In 1994, during a ceremony of the European Union in Hamburg, the President of Estonia Lennart Meri, called the Soviets “occupiers”. Not everyone noticed, but at that moment an official who was part of the St. Petersburg delegation got up and left the room. Few knew his name. Vladimir Putin was an obscure municipal bureaucrat, led at the time by Anatoly Sobchak, one of the “democratic” champions of post-Soviet Russia. But this was noticed and the episode now serves Masha Gessen, an American journalist and writer of Russian descent, to update her portrait of the head of the Kremlin. Twenty-eight years later, Gessen recounts, the decision to attack Ukraine is development, perfectly consistent with that reaction which at the time might have appeared impulsive, but was in reality the manifestation of an idea of the world that the St. Petersburg bureaucrat, a once he became president, he transformed into his imperial restoration program. “And if it still seems incredible to us, it is because we refused to see what was before our eyes.” Everything we see today in Ukraine had already been seen in Chechnya: disappearances, summary executions, rapes, cities and towns reduced to blackened concrete skeletons. But who, here, had really seen?
Masha Gessen ten years ago dedicated an essay-reportage-analysis to Putin entitled “The man without a face” and told his story as an “unlikely ascent”. Now that book, published at the time by Bompiani, returns for the Sellerio publisher (in the same translation by Lorenzo Matteoli) with an introduction that is equivalent to an update by Gessen herself. The volume is on sale at the Book Fair. “I had been in Moscow and Kiev in the weeks leading up to the invasion. No one in either city seemed to believe it could actually happen, not so much because the evidence was doubted, but because the prospect of war was literally unbelievable. And it continued to be unimaginable, even after the war started ».
But then why? They did not imagine it in Kiev, the chancelleries of Western countries did not understand it, which also had intense relations with Moscow, such as Germany, France and even Italy, as it was possible.Is it possible that superficiality, opportunisms, conveniences have blinded everyone in the face of a goal that Putin had declared without reticence since the beginning of his “unlikely” rise?
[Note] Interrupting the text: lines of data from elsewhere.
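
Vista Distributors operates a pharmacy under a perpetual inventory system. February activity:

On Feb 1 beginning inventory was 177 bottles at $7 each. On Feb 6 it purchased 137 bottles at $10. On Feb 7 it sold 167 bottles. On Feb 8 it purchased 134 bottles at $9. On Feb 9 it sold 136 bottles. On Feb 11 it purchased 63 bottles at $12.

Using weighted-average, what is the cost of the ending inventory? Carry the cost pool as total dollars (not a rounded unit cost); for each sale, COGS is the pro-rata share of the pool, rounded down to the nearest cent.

After Feb 1: 177 on hand, pool $1,239.00 (≈ $7.0000 each)
After Feb 6: 314 on hand, pool $2,609.00 (≈ $8.3089 each)
Feb 7, sell 167: 167/314 × $2,609.00 → $1,387.58
After Feb 8: 281 on hand, pool $2,427.42 (≈ $8.6385 each)
Feb 9, sell 136: 136/281 × $2,427.42 → $1,174.83
After Feb 11: 208 on hand, pool $2,008.59 (≈ $9.6567 each)
Total COGS = $1,387.58 + $1,174.83 = $2,562.41
Ending inventory (cost pool remaining) = $2,008.59

Ending inventory = $2,008.59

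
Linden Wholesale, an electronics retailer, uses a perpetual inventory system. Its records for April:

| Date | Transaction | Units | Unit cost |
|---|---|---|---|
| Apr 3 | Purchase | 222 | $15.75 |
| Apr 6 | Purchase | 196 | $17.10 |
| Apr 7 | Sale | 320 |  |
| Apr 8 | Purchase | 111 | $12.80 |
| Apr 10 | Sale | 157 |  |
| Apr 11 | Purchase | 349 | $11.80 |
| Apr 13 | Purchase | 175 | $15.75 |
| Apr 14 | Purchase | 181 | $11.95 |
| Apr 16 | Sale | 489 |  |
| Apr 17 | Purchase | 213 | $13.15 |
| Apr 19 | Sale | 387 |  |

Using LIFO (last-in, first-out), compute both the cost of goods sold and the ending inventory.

COGS = $18,792.65; ending inventory = $1,314.60

Apr 7, 320 sold [LIFO — newest first]: 196 @ $17.10 + 124 @ $15.75 = $5,304.60
Apr 10, 157 sold [LIFO — newest first]: 111 @ $12.80 + 46 @ $15.75 = $2,145.30
Apr 16, 489 sold [LIFO — newest first]: 181 @ $11.95 + 175 @ $15.75 + 133 @ $11.80 = $6,488.60
Apr 19, 387 sold [LIFO — newest first]: 213 @ $13.15 + 174 @ $11.80 = $4,854.15
Total COGS = $5,304.60 + $2,145.30 + $6,488.60 + $4,854.15 = $18,792.65
Ending inventory: 52 @ $15.75 + 42 @ $11.80 = $1,314.60
Check: goods available $20,107.25 = COGS $18,792.65 + ending $1,314.60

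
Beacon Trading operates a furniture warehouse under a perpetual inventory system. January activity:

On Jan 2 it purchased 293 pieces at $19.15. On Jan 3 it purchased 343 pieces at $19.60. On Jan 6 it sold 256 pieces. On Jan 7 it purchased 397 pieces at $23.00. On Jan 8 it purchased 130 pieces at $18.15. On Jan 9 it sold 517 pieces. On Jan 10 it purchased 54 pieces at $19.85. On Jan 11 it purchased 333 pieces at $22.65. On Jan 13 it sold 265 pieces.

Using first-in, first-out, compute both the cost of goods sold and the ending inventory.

COGS = $21,555.50; ending inventory = $10,883.10

Jan 6, 256 sold [FIFO — oldest first]: 256 @ $19.15 = $4,902.40
Jan 9, 517 sold [FIFO — oldest first]: 37 @ $19.15 + 343 @ $19.60 + 137 @ $23.00 = $10,582.35
Jan 13, 265 sold [FIFO — oldest first]: 260 @ $23.00 + 5 @ $18.15 = $6,070.75
Total COGS = $4,902.40 + $10,582.35 + $6,070.75 = $21,555.50
Ending inventory: 125 @ $18.15 + 54 @ $19.85 + 333 @ $22.65 = $10,883.10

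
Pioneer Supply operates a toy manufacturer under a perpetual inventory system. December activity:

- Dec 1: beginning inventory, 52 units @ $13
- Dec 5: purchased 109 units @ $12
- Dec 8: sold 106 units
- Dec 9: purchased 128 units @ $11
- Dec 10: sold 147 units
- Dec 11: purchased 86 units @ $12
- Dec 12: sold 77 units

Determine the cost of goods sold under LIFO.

COGS = $3,848

Dec 8, 106 sold [LIFO — newest first]: 106 @ $12 = $1,272
Dec 10, 147 sold [LIFO — newest first]: 128 @ $11 + 3 @ $12 + 16 @ $13 = $1,652
Dec 12, 77 sold [LIFO — newest first]: 77 @ $12 = $924
Total COGS = $1,272 + $1,652 + $924 = $3,848
Ending inventory: 36 @ $13 + 9 @ $12 = $576
Check: goods available $4,424 = COGS $3,848 + ending $576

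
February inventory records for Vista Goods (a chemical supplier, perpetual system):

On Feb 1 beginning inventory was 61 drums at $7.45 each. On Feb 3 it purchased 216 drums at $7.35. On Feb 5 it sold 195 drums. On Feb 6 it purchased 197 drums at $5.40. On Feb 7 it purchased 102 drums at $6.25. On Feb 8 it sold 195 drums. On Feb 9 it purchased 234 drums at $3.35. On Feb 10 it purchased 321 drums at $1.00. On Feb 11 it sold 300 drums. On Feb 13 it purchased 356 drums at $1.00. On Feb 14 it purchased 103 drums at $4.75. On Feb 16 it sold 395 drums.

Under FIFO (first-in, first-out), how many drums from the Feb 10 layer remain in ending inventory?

46

Feb 5, 195 sold [FIFO — oldest first]: 61 @ $7.45 + 134 @ $7.35 = $1,439.35
Feb 8, 195 sold [FIFO — oldest first]: 82 @ $7.35 + 113 @ $5.40 = $1,212.90
Feb 11, 300 sold [FIFO — oldest first]: 84 @ $5.40 + 102 @ $6.25 + 114 @ $3.35 = $1,473.00
Feb 16, 395 sold [FIFO — oldest first]: 120 @ $3.35 + 275 @ $1.00 = $677.00
Total COGS = $1,439.35 + $1,212.90 + $1,473.00 + $677.00 = $4,802.25
Ending inventory: 46 @ $1.00 + 356 @ $1.00 + 103 @ $4.75 = $891.25
Check: goods available $5,693.50 = COGS $4,802.25 + ending $891.25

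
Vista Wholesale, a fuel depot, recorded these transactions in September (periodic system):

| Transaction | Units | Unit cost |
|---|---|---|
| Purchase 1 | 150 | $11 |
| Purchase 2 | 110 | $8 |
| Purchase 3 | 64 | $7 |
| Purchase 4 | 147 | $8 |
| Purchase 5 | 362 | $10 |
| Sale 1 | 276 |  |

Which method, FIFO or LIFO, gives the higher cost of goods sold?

FIFO COGS: 150 @ $11 + 110 @ $8 + 16 @ $7 = $2,642
LIFO COGS: 276 @ $10 = $2,760

LIFO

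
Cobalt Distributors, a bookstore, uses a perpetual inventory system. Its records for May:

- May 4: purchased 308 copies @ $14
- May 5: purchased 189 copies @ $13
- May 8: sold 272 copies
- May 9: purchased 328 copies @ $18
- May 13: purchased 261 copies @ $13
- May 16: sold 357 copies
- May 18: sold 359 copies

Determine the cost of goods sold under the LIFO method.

May 8, 272 sold [LIFO — newest first]: 189 @ $13 + 83 @ $14 = $3,619
May 16, 357 sold [LIFO — newest first]: 261 @ $13 + 96 @ $18 = $5,121
May 18, 359 sold [LIFO — newest first]: 232 @ $18 + 127 @ $14 = $5,954
Total COGS = $3,619 + $5,121 + $5,954 = $14,694
Ending inventory: 98 @ $14 = $1,372
Check: goods available $16,066 = COGS $14,694 + ending $1,372

COGS = $14,694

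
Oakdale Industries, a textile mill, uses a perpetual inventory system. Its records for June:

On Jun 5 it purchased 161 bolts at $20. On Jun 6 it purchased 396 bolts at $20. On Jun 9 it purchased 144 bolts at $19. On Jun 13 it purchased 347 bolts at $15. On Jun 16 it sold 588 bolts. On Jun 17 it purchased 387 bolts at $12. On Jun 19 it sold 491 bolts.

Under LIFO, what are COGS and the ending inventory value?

Jun 16, 588 sold [LIFO — newest first]: 347 @ $15 + 144 @ $19 + 97 @ $20 = $9,881
Jun 19, 491 sold [LIFO — newest first]: 387 @ $12 + 104 @ $20 = $6,724
Total COGS = $9,881 + $6,724 = $16,605
Ending inventory: 161 @ $20 + 195 @ $20 = $7,120

COGS = $16,605; ending inventory = $7,120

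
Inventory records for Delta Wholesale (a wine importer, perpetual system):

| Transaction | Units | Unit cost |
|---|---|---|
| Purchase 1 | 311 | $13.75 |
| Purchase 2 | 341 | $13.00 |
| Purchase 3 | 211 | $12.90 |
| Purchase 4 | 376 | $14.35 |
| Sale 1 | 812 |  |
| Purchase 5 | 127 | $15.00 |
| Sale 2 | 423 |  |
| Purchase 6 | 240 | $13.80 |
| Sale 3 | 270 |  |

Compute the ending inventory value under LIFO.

Ending inventory = $1,388.75

Sale 1 (812) [LIFO — newest first]: 376 @ $14.35 + 211 @ $12.90 + 225 @ $13.00 = $11,042.50
Sale 2 (423) [LIFO — newest first]: 127 @ $15.00 + 116 @ $13.00 + 180 @ $13.75 = $5,888.00
Sale 3 (270) [LIFO — newest first]: 240 @ $13.80 + 30 @ $13.75 = $3,724.50
Total COGS = $11,042.50 + $5,888.00 + $3,724.50 = $20,655.00
Ending inventory: 101 @ $13.75 = $1,388.75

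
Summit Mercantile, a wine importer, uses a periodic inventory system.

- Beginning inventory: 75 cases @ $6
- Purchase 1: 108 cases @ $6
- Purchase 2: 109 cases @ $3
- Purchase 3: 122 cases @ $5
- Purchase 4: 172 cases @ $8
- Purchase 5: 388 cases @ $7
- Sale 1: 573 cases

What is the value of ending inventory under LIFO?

Ending inventory = $1,970

Sale 1 (573) [LIFO — newest first]: 388 @ $7 + 172 @ $8 + 13 @ $5 = $4,157
Ending inventory: 75 @ $6 + 108 @ $6 + 109 @ $3 + 109 @ $5 = $1,970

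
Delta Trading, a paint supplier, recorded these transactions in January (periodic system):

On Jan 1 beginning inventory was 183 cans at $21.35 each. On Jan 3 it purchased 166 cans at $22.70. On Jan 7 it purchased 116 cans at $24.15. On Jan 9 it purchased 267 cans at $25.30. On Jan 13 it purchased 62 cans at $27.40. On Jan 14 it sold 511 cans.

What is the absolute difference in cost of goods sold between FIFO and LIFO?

FIFO COGS: 183 @ $21.35 + 166 @ $22.70 + 116 @ $24.15 + 46 @ $25.30 = $11,640.45
LIFO COGS: 62 @ $27.40 + 267 @ $25.30 + 116 @ $24.15 + 66 @ $22.70 = $12,753.50
Difference = |$11,640.45 − $12,753.50| = $1,113.05

$1,113.05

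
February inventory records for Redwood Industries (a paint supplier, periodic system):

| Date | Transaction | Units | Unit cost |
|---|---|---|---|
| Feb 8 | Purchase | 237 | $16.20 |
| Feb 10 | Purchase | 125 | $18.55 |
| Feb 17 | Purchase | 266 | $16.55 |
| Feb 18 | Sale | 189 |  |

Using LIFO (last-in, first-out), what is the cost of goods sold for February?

COGS = $3,127.95

Feb 18, 189 sold [LIFO — newest first]: 189 @ $16.55 = $3,127.95
Ending inventory: 237 @ $16.20 + 125 @ $18.55 + 77 @ $16.55 = $7,432.50
Check: goods available $10,560.45 = COGS $3,127.95 + ending $7,432.50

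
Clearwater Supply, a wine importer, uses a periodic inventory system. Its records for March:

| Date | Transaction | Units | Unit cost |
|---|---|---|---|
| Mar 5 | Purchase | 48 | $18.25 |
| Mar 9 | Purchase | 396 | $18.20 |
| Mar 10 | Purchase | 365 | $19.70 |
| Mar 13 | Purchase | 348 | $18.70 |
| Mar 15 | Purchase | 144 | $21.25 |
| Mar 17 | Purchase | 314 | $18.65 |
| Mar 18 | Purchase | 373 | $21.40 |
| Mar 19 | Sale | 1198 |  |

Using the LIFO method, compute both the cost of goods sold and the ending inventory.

Mar 19, 1198 sold [LIFO — newest first]: 373 @ $21.40 + 314 @ $18.65 + 144 @ $21.25 + 348 @ $18.70 + 19 @ $19.70 = $23,780.20
Ending inventory: 48 @ $18.25 + 396 @ $18.20 + 346 @ $19.70 = $14,899.40

COGS = $23,780.20; ending inventory = $14,899.40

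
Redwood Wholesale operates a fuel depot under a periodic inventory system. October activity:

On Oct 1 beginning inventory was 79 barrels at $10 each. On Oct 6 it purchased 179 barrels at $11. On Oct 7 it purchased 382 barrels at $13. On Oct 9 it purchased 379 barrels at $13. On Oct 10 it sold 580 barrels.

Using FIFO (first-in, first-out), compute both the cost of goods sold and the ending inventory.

COGS = $6,945; ending inventory = $5,707

Oct 10, 580 sold [FIFO — oldest first]: 79 @ $10 + 179 @ $11 + 322 @ $13 = $6,945
Ending inventory: 60 @ $13 + 379 @ $13 = $5,707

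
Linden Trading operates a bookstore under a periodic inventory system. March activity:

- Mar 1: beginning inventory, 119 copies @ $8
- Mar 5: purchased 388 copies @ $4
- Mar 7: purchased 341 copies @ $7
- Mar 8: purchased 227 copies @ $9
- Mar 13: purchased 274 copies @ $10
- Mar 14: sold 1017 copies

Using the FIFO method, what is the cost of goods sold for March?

Mar 14, 1017 sold [FIFO — oldest first]: 119 @ $8 + 388 @ $4 + 341 @ $7 + 169 @ $9 = $6,412
Ending inventory: 58 @ $9 + 274 @ $10 = $3,262

COGS = $6,412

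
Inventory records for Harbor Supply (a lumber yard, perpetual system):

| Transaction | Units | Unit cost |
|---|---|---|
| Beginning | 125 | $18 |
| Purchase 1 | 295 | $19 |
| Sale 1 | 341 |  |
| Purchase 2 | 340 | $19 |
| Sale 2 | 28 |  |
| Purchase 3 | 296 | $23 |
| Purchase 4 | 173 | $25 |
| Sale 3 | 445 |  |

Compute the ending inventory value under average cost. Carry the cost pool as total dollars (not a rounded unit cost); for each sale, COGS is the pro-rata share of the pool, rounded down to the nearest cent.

After Beginning: 125 on hand, pool $2,250.00 (≈ $18.0000 each)
After Purchase 1: 420 on hand, pool $7,855.00 (≈ $18.7024 each)
Sale 1, sell 341: 341/420 × $7,855.00 → $6,377.51
After Purchase 2: 419 on hand, pool $7,937.49 (≈ $18.9439 each)
Sale 2, sell 28: 28/419 × $7,937.49 → $530.42
After Purchase 3: 687 on hand, pool $14,215.07 (≈ $20.6915 each)
After Purchase 4: 860 on hand, pool $18,540.07 (≈ $21.5582 each)
Sale 3, sell 445: 445/860 × $18,540.07 → $9,593.40
Total COGS = $6,377.51 + $530.42 + $9,593.40 = $16,501.33
Ending inventory (cost pool remaining) = $8,946.67
Check: goods available $25,448.00 = COGS $16,501.33 + ending $8,946.67

Ending inventory = $8,946.67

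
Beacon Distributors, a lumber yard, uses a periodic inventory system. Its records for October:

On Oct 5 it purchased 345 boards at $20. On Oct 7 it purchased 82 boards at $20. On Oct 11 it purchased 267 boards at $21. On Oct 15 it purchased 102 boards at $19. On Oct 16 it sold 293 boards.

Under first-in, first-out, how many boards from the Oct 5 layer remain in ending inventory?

Oct 16, 293 sold [FIFO — oldest first]: 293 @ $20 = $5,860
Ending inventory: 52 @ $20 + 82 @ $20 + 267 @ $21 + 102 @ $19 = $10,225

52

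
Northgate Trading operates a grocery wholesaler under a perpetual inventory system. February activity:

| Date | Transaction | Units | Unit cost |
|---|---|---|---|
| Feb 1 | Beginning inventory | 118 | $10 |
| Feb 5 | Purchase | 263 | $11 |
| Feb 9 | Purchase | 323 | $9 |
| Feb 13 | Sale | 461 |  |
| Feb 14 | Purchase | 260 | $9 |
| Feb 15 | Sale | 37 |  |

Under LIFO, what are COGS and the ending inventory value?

COGS = $4,758; ending inventory = $4,562

Feb 13, 461 sold [LIFO — newest first]: 323 @ $9 + 138 @ $11 = $4,425
Feb 15, 37 sold [LIFO — newest first]: 37 @ $9 = $333
Total COGS = $4,425 + $333 = $4,758
Ending inventory: 118 @ $10 + 125 @ $11 + 223 @ $9 = $4,562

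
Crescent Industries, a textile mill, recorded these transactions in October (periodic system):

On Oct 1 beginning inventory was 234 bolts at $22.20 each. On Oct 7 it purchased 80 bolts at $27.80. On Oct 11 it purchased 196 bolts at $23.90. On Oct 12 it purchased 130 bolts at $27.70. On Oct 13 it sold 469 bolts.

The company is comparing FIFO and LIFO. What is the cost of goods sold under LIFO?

COGS = $11,908.00

FIFO COGS: 234 @ $22.20 + 80 @ $27.80 + 155 @ $23.90 = $11,123.30
LIFO COGS: 130 @ $27.70 + 196 @ $23.90 + 80 @ $27.80 + 63 @ $22.20 = $11,908.00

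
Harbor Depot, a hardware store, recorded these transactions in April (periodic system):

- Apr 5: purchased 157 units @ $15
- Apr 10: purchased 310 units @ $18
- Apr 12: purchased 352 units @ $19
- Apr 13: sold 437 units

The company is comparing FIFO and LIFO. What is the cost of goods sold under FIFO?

COGS = $7,395

FIFO COGS: 157 @ $15 + 280 @ $18 = $7,395
LIFO COGS: 352 @ $19 + 85 @ $18 = $8,218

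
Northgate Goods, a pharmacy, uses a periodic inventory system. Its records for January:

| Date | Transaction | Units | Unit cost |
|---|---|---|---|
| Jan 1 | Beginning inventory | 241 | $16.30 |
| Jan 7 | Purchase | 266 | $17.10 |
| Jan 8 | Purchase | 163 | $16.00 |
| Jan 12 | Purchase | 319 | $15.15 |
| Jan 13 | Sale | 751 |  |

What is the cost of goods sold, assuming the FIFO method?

Jan 13, 751 sold [FIFO — oldest first]: 241 @ $16.30 + 266 @ $17.10 + 163 @ $16.00 + 81 @ $15.15 = $12,312.05
Ending inventory: 238 @ $15.15 = $3,605.70
Check: goods available $15,917.75 = COGS $12,312.05 + ending $3,605.70

COGS = $12,312.05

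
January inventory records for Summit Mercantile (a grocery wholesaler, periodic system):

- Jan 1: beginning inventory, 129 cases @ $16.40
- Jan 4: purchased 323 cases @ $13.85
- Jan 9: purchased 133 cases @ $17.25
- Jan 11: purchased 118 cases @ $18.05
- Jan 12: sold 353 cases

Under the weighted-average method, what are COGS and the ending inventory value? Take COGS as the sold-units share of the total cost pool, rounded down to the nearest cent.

Jan 12, sell 353: 353/703 × $11,013.30 → $5,530.14
Ending inventory (cost pool remaining) = $5,483.16

COGS = $5,530.14; ending inventory = $5,483.16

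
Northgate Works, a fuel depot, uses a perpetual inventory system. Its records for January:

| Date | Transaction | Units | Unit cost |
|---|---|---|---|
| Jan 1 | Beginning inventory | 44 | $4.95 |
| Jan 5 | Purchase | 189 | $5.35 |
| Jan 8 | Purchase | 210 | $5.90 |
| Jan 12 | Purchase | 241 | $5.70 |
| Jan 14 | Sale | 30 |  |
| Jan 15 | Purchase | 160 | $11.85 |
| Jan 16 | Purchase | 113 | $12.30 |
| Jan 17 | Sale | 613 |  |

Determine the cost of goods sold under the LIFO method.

Jan 14, 30 sold [LIFO — newest first]: 30 @ $5.70 = $171.00
Jan 17, 613 sold [LIFO — newest first]: 113 @ $12.30 + 160 @ $11.85 + 211 @ $5.70 + 129 @ $5.90 = $5,249.70
Total COGS = $171.00 + $5,249.70 = $5,420.70
Ending inventory: 44 @ $4.95 + 189 @ $5.35 + 81 @ $5.90 = $1,706.85
Check: goods available $7,127.55 = COGS $5,420.70 + ending $1,706.85

COGS = $5,420.70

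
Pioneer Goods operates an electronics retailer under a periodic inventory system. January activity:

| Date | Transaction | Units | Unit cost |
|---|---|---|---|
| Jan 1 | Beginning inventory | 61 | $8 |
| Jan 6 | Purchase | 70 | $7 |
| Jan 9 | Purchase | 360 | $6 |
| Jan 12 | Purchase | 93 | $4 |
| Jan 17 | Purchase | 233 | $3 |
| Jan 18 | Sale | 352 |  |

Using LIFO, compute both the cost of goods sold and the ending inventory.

Jan 18, 352 sold [LIFO — newest first]: 233 @ $3 + 93 @ $4 + 26 @ $6 = $1,227
Ending inventory: 61 @ $8 + 70 @ $7 + 334 @ $6 = $2,982
Check: goods available $4,209 = COGS $1,227 + ending $2,982

COGS = $1,227; ending inventory = $2,982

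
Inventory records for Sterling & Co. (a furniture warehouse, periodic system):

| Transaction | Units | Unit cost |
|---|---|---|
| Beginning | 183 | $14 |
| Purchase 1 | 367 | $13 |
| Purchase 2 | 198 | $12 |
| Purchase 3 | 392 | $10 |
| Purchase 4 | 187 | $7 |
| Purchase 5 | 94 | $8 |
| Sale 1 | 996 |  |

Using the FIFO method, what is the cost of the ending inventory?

Ending inventory = $3,501

Sale 1 (996) [FIFO — oldest first]: 183 @ $14 + 367 @ $13 + 198 @ $12 + 248 @ $10 = $12,189
Ending inventory: 144 @ $10 + 187 @ $7 + 94 @ $8 = $3,501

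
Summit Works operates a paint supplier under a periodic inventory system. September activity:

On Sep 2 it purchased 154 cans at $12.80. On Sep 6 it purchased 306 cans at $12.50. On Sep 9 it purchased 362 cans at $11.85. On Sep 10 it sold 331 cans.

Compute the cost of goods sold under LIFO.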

Even the warnings of the CIA, which in recent months had announced a military invasion as imminent, were not taken seriously. Perhaps we still remembered the fact that as soon as the Cold War was over and the deterioration of the generality of Soviet infrastructures was observed, the CIA itself had confessed to having exaggerated the power and efficiency of the enemy military apparatus for propaganda purposes.
Be that as it may, in Masha Gessen’s analysis, the decision to attack Ukraine and unleash this senseless war was perfectly predictable. “Not only had Putin told us from the beginning that his goal was to restore Russia’s lost imperial glory, but he had also been clear about the means he would use.” Putin, therefore, is not “crazy”. Asking whether he is “insane” is a “misleading” question. It is also futile because Putin told the world what kind of universe he lives in: “It is a universe in which Russia suffers constant humiliation after the collapse of the Soviet Union which he called the greatest geopolitical catastrophe of our time.”
Masha Gessen experienced firsthand the historical parable of her country, political, cultural and customs, all elements that contribute to Putin’s ideological construction and are also important in the decision to attack Ukraine.
The journalist was born in Moscow in 1967 into a family of Jewish intellectuals. In 1981 her parents decide to emigrate to the United States, to Boston. But ten years later, after the fall of the USSR, Masha decides to return to Mosca. He belongs to a generation born and raised within the regime but which at the time could hope for a future of freedom and opportunity in a “country that was inventing itself at a dizzying pace”. Gessen then told the story of that illusion and subsequent disillusionment in a dense book also published by Sellerio with the title “The future is history”.
But for her there was an additional complication, because a LGBQ + militant who lived with a partner and together they had adopted children. That is, it represented exactly the model of the family against which the ideology of the traditional Russian family was being reconstructed, the social canon of Putinism which had – and has, as Patriarch Kirill’s stances show – the Orthodox Church as the main ally in the taking of the company.
Masha Gessen, since 1992 had settled in Moscow, in the office of US News & World Report and remained there until 2013, when she was forced to leave the country due to constant threats, to her and also to her family. She is a stubborn and irreducible militant: she does not intend to be defined as either male or female and in the introduction to the new edition of her book on Vladimir Putin, the words that refer to her end with the vowel “schwa”. Details that matter.
Masha Gessen, in this new part of the book, recalls his dissent with Alexey Navalny who defined the Putin regime as a “party of swindlers and thieves”; Masha’s investigation, culminating in the biography that has now been republished, says something else about the head of the Kremlin: “a man who killed people both by wars and by using assassins.”
And now? Gessen’s analysis, leaves powhat hopes: «He will go on, whatever it takes, in terms of money and human lives. Navalny was wrong: brutality, domination, unlimited power are Putin’s ultimate goals; the riches represent only the loot and the strumento “.